“Activate Kruger” – Delacourt
Just recently I lucked upon District 9 on the telly. This 2009 film was Elysium writer/director Neil Blomkamp’s break into world cinema. A clever, cool, gripping, just frankly brilliant sci fi movie. Elysium mirrors District 9 in many ways, not least an overlap of a few cast members. Most notably Sharlto Copley in a great turn as evil enforcer Kruger, an exact reversal of his starring role in District 9. However, to me, Elysium lacked the emotional punch and impact of its precursor. And here’s why.
The titular “Elysium” is an off world paradise, whence the rich have escaped a distopian overpopulated earth. To get there, is to live forever in health and wealth. Matt Damon plays Max, an orphan whose ambition in life has always been to make it to Elysium – as he has promised his child hood friend (and sweetheart?) Frey.
The paradise is run by an ice cold Jodie Foster, in a weird off world accent that she pulls off really well. She’s ruthless in protecting Elysium from attempted illegal immigrants.
The movie takes its time in laying down the ground rules, which is so often the bane of hard sci fi. It does stick to those rules, so there is some pay back for a rather slow first half. The stakes are high, and the plot meshes reasonably well.
But there is something lacking. Is it simply hard to really care about Matt Damon? To me the most effective scene in the movie was where Max confronts his parole officer – a robot (pictured above) to no avail. Reminding me of the infuriating exchanges with AT&T automated call centres…..
The reunion with Max’ estranged childhood friend feels forced, and their relationship never really convinced me. This is a serious problem, as this is the main emotional through line.
A shout out to Neil Blomkamp’s designs and visual style though. That guy is seriously good. The insectoid designs of space craft and droids are simply finger licking good.

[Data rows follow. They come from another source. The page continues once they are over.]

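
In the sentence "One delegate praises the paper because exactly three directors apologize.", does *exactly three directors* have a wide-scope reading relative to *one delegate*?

*exactly three directors* occurs within the adjunct clause *because exactly three directors apologize*.
Adjunct clauses are scope islands: a quantifier inside an adjunct cannot raise into the matrix clause.
Hence only narrow scope for *exactly three directors* (under *one delegate*) survives.
(Only the surface reading survives: one fixed delegate with respect to all the relevant directors.)

No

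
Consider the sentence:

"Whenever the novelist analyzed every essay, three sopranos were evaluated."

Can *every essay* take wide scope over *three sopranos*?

No

The target quantifier *every essay* is part of the adjunct clause *whenever the novelist analyzed every essay*.
Scope out of an adjunct clause is unavailable: QR respects the adjunct-island constraint.
*every essay* > *three sopranos* would require crossing that boundary, which is illicit.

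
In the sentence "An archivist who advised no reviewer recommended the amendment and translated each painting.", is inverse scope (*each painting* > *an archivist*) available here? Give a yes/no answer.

Structurally, *each painting* is inside one conjunct of the coordinate structure (*translated each painting*).
A quantifier cannot raise out of one conjunct of a coordination across the whole coordinate structure — the CSC applies to QR.
The inverse ordering *each painting* > *an archivist* is therefore underivable.
(Only the surface reading survives: one fixed archivist with respect to all the relevant paintings.)

No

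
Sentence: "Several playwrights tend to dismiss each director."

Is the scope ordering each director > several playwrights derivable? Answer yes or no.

Infinitival complements of raising predicates do not block QR; *each director* and *several playwrights* are effectively clausemates.
No island intervenes, so both surface and inverse scope are derivable.

Yes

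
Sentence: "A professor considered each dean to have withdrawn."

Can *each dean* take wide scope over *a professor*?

Yes

ECM infinitives lack a CP barrier, so *each dean* can QR over the matrix subject *a professor*.
Clause-internal QR can adjoin the lower DP above the subject, yielding the inverse reading.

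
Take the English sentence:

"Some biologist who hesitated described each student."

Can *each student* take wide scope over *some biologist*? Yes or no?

Although the sentence contains a relative clause (*who hesitated*), *each student* is outside it, in the matrix VP.
Since no island is crossed, the inverse ordering is licensed alongside surface scope.

Yes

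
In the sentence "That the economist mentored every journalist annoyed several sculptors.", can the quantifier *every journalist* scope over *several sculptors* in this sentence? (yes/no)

Structurally, *every journalist* is inside the sentential subject *that the economist mentored every journalist*.
The Sentential Subject Constraint rules out raising the quantifier out of the that-clause subject.
So the wide-scope reading for *every journalist* is blocked.

No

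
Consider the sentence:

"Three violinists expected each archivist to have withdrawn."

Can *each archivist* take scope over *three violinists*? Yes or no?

*each archivist* is the subject of an ECM infinitive — the infinitival complement of an ECM verb is not a scope island, so *each archivist* can raise into the matrix clause.
Ordinary QR to a clause-peripheral position gives the wide-scope LF for the lower DP.
Both orderings are possible: *three violinists* > *each archivist* and *each archivist* > *three violinists*.

Yes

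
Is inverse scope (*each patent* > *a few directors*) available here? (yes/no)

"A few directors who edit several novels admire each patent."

The RC *who edit several novels* is an island, but *each patent* is not inside it — it is the matrix object, a clausemate of *a few directors*.
No island intervenes, so both surface and inverse scope are derivable.

Yes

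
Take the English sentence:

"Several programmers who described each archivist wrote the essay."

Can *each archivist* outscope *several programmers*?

No

*each archivist* sits inside the relative clause *who described each archivist*.
Relative clauses are scope islands: a quantifier cannot QR out of a relative clause to take scope in the matrix clause.
So the wide-scope reading for *each archivist* is blocked.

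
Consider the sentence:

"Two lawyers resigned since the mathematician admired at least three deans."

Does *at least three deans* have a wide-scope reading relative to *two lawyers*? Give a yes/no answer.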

He also has a real eye for combat action direction and I salute him for not filming in “glorious”3D!
So, sure, it’s a fun ride, but in the end it all clicked together too smoothly and rather predictably, and I felt no emotional pangs at the dramatic close. In fact, the ending was almost completely ruined by a very sappy voice-over….
All in all, if you want to be amused for a few hours by stunningly styled sci fi action, Elysium is your bet. If you want to be moved…look elswhere.